Interim goal - baguette basics

 

Process Notes:

These are for practice and do not include sourdough.

They include a great deal of information on dough mixing and handling techniques - excellent reference source.

 

Description and video of stretch and fold technique

http://www.sourdoughhome.com/index.php?content=stretchandfold

 

Video link showing baguette shaping -

https://www.youtube.com/watch?v=fdNRogR10nM

 

Technique Link for Bread Scoring and why

http://www.thefreshloaf.com/node/31887/scoring-bread-updated-tutorial

 

Discussion with photos on Covering vs.

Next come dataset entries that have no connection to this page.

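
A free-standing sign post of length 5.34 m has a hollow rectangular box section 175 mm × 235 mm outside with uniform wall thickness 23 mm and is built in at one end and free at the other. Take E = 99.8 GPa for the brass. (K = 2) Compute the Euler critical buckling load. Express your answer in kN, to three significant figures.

Inner dimensions: h_i = 235 − 2×23 = 189.0 mm, b_i = 175 − 2×23 = 129.0 mm
Weak-axis I_min = (h_o·b_o³ − h_i·b_i³)/12 with b_o = 175, b_i = 129.0 mm (shorter outer/inner sides).
I_min = (235×175³ − 189.0×129.0³)/12 = 7.114×10^7 mm⁴
I = 7.114×10^7 mm⁴ = 7.114×10^-5 m⁴
Effective length L_e = K·L = 2 × 5.34 = 10.68 m
P_cr = π²EI / L_e² = π² × 99.8×10⁹ × 7.114×10^-5 / 10.68² = 6.144×10^5 N

P_cr ≈ 614 kN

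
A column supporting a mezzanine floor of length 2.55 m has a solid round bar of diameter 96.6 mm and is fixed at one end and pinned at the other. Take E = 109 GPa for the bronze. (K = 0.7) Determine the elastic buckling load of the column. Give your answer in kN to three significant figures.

I = πd⁴/64 = π×96.6⁴/64 = 4.274×10^6 mm⁴
I = 4.274×10^6 mm⁴ = 4.274×10^-6 m⁴
Effective length L_e = K·L = 0.7 × 2.55 = 1.785 m
P_cr = π²EI / L_e² = π² × 109×10⁹ × 4.274×10^-6 / 1.785² = 1.443×10^6 N

P_cr ≈ 1440 kN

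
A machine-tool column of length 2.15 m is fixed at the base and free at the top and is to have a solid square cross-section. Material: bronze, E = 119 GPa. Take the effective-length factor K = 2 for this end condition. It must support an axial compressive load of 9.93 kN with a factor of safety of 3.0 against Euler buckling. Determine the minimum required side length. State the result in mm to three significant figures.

Required P_cr = n·P = 3.0 × 9.93 = 29.79 kN
L_e = K·L = 2 × 2.15 = 4.300 m
Required I = P_cr·L_e²/(π²E) = 2.979×10^4 × 4.300² / (π² × 1.19×10^11) = 4.690×10^-7 m⁴
I_req = 4.690×10^5 mm⁴
Solid square: I = a⁴/12  ⇒  a = (12I)^(1/4) = (12×4.690×10^5)^(1/4) = 48.7 mm

a ≈ 48.7 mm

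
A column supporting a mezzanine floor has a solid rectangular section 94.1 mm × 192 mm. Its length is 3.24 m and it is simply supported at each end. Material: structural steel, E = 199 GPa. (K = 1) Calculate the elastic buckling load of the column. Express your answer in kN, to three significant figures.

P_cr ≈ 2490 kN

Buckling occurs about the weak axis: I_min = h·b³/12 with b = 94.1 mm (the shorter side).
I_min = 192×94.1³/12 = 1.333×10^7 mm⁴
I = 1.333×10^7 mm⁴ = 1.333×10^-5 m⁴
Effective length L_e = K·L = 1 × 3.24 = 3.240 m
P_cr = π²EI / L_e² = π² × 199×10⁹ × 1.333×10^-5 / 3.240² = 2.494×10^6 N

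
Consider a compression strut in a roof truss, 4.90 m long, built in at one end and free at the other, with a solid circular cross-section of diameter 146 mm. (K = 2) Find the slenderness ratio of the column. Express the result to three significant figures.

λ ≈ 268

I = πd⁴/64 = π×146⁴/64 = 2.230×10^7 mm⁴
A = 1.674×10^4 mm²;  r_min = √(I/A) = √(2.230×10^7/1.674×10^4) = 36.50 mm
L_e = K·L = 2 × 4.90 m = 9.800 m = 9800.0 mm
λ = L_e / r_min = 9800.0 / 36.50 = 268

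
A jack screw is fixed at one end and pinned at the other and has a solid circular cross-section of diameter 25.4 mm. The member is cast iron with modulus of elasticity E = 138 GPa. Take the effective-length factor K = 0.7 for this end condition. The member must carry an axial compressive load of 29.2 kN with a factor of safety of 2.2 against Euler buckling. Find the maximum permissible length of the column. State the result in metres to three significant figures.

L_max ≈ 0.940 m

I = πd⁴/64 = π×25.4⁴/64 = 2.043×10^4 mm⁴
I = 2.043×10^-8 m⁴
Required critical load P_cr = n·P = 2.2 × 29.2 = 64.24 kN = 6.424×10^4 N
From P_cr = π²EI/(K·L)²:  L = (1/K)·√(π²EI/P_cr) = (1/0.7)·√(π²×1.38×10^11×2.043×10^-8/6.424×10^4)
L = 0.940 m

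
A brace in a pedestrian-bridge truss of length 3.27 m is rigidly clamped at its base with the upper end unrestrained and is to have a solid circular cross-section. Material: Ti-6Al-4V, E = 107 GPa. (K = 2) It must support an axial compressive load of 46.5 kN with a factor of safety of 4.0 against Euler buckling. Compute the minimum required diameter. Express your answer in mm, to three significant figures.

Required P_cr = n·P = 4.0 × 46.5 = 186.0 kN
L_e = K·L = 2 × 3.27 = 6.540 m
Required I = P_cr·L_e²/(π²E) = 1.860×10^5 × 6.540² / (π² × 1.07×10^11) = 7.533×10^-6 m⁴
I_req = 7.533×10^6 mm⁴
Solid circle: I = πd⁴/64  ⇒  d = (64I/π)^(1/4) = (64×7.533×10^6/π)^(1/4) = 111 mm

d ≈ 111 mm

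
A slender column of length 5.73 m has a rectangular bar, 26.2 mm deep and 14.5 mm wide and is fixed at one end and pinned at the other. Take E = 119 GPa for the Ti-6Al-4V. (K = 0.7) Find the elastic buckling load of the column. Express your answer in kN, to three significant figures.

P_cr ≈ 0.486 kN

Buckling occurs about the weak axis: I_min = h·b³/12 with b = 14.5 mm (the shorter side).
I_min = 26.2×14.5³/12 = 6.656×10^3 mm⁴
I = 6.656×10^3 mm⁴ = 6.656×10^-9 m⁴
Effective length L_e = K·L = 0.7 × 5.73 = 4.011 m
P_cr = π²EI / L_e² = π² × 119×10⁹ × 6.656×10^-9 / 4.011² = 485.9 N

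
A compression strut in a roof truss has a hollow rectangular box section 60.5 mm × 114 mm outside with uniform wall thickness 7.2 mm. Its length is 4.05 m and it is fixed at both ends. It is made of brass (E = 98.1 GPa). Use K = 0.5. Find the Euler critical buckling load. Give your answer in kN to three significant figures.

P_cr ≈ 305 kN

Inner dimensions: h_i = 114 − 2×7.2 = 99.60 mm, b_i = 60.5 − 2×7.2 = 46.10 mm
Weak-axis I_min = (h_o·b_o³ − h_i·b_i³)/12 with b_o = 60.5, b_i = 46.10 mm (shorter outer/inner sides).
I_min = (114×60.5³ − 99.60×46.10³)/12 = 1.291×10^6 mm⁴
I = 1.291×10^6 mm⁴ = 1.291×10^-6 m⁴
Effective length L_e = K·L = 0.5 × 4.05 = 2.025 m
P_cr = π²EI / L_e² = π² × 98.1×10⁹ × 1.291×10^-6 / 2.025² = 3.047×10^5 N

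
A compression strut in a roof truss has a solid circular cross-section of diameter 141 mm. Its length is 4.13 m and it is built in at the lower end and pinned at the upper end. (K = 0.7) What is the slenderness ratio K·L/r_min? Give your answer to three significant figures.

I = πd⁴/64 = π×141⁴/64 = 1.940×10^7 mm⁴
A = 1.561×10^4 mm²;  r_min = √(I/A) = √(1.940×10^7/1.561×10^4) = 35.25 mm
L_e = K·L = 0.7 × 4.13 m = 2.891 m = 2891.0 mm
λ = L_e / r_min = 2891.0 / 35.25 = 82.0

λ ≈ 82.0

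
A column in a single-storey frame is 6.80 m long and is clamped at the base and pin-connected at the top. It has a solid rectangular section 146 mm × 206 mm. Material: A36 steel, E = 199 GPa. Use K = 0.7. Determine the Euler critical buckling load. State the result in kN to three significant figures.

Buckling occurs about the weak axis: I_min = h·b³/12 with b = 146 mm (the shorter side).
I_min = 206×146³/12 = 5.343×10^7 mm⁴
I = 5.343×10^7 mm⁴ = 5.343×10^-5 m⁴
Effective length L_e = K·L = 0.7 × 6.80 = 4.760 m
P_cr = π²EI / L_e² = π² × 199×10⁹ × 5.343×10^-5 / 4.760² = 4.631×10^6 N

P_cr ≈ 4630 kN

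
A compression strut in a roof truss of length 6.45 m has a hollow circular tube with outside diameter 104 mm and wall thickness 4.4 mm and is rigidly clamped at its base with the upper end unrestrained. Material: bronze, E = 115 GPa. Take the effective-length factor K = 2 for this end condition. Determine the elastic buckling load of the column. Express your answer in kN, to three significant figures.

P_cr ≈ 11.7 kN

Inner diameter d_i = 104 − 2×4.4 = 95.20 mm
I = π(d_o⁴ − d_i⁴)/64 = π(104⁴ − 95.20⁴)/64 = 1.711×10^6 mm⁴
I = 1.711×10^6 mm⁴ = 1.711×10^-6 m⁴
Effective length L_e = K·L = 2 × 6.45 = 12.90 m
P_cr = π²EI / L_e² = π² × 115×10⁹ × 1.711×10^-6 / 12.90² = 1.167×10^4 N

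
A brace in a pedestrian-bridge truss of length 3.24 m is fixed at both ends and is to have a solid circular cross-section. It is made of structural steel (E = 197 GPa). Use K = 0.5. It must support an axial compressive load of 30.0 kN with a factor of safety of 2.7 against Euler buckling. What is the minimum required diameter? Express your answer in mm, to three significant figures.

Required P_cr = n·P = 2.7 × 30.0 = 81.00 kN
L_e = K·L = 0.5 × 3.24 = 1.620 m
Required I = P_cr·L_e²/(π²E) = 8.100×10^4 × 1.620² / (π² × 1.97×10^11) = 1.093×10^-7 m⁴
I_req = 1.093×10^5 mm⁴
Solid circle: I = πd⁴/64  ⇒  d = (64I/π)^(1/4) = (64×1.093×10^5/π)^(1/4) = 38.6 mm

d ≈ 38.6 mm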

Steaming the whole oven when baking

http://www.thefreshloaf.com/node/16925/covering-vs-steaming

I have a baking sheet and a lasagna pan that I can turn over to use as a cover

 

Some information on baguette sizes

http://www.thefreshloaf.com/node/14863/baguette-size-and-weight

 

Additional Baguette recipe that includes suggestions for measuring very small amounts of yeast - very important!

http://www.thefreshloaf.com/node/18813/poolish-baguette-sunflower-seeds

This one uses a preferment and sunflower seeds for a deeper flavor.  It also doesn't give details so refer to the recipe in the first link on this page for the times and techniques - "straight method baguette good starter baguette practice" until I get more experience.

 

Notes:

Things I thought I was doing very well -

  1. Handling the very sticky dough - I actually enjoyed it - using a very light touch and watching all the bubbles building in the dough and not popping all of them.  I didn't use any extra flour/oil/water - just used the stickiness of the dough and my homemade dough scraper to lift and stretch, then fold, like in the video above. 
  2. Only flouring the work surface for the final baguette shaping.  In my observation this allowed my dough to become very cohesive to itself after each manipulation and not slide apart due to over flouring which I was concerned with due to lack of experience.

 

Things I knew were seeming off prior to baking

  1. I halved the recipe and had a very difficult time getting my scale to cooperate for a single gram of yeast.
    1. Need to find a volume equivalent
    2. Scale may need new batteries
  1. My dough after folding and resting had much more pronounced surface bubbles than in the tutorial
    1. May have been over proofing due to miscalculated yeast weight
    2. May have been working dough too lightly and not getting the appropriate gluten structure in dough surface
  1. Scoring such a thin and airy loaf is much more difficult than a denser boule
    1. Practice :)
  1. My dough was not split precise in half
    1. Weigh it next time
  1. Size limitations for final baguette shaping
    1. Limited by size of pans for laying on - aluminum air bake sheet and lasagna pan cover
      1. Adjust shape by making shorter, fatter baguettes
      2. Keep eye out for options to make adjustments - not sure on next step here
  1. Temperature limitation to 450 instead of 460 degrees
    1. Parchment paper is rated to 450 only
    2. Research higher rated parchment paper
  1. No baking stone
    1. After the initial 10 minute covered steam bake I removed both pans and baked on parchment paper on the rack so the bottom crust would not be soggy

 

After Baking -

  1. I removed the smaller loaf at the end of the baking time and did not leave it in for the additional 5 minutes with the oven door cracked open
    1. The crust was delicious and wonderfully crispy
  1. I removed the larger loaf after the 5 minutes with the oven door cracked open was over
    1. It sang!!  I actually heard it

 

 

 

Taste Test

WOW!  An incredibly edible loaf and the crispy crunch and caramely goodness of the crust was fantastic.  Interior was not ideal but airy and light, not gummy at all.  Paired wonderfully butter, then with herbed evoo and a feta style kefir cheese with a side of olives.  Dinner was definitely worth the 46 cents of ingredients to try this method and recipe.

Now I just need to figure out how to save the last half for tomorrows breakfast.......and then try it again :)

 

Thanks so much for such a wonderful site full of inspiration and helpful information for even a fledgling baker.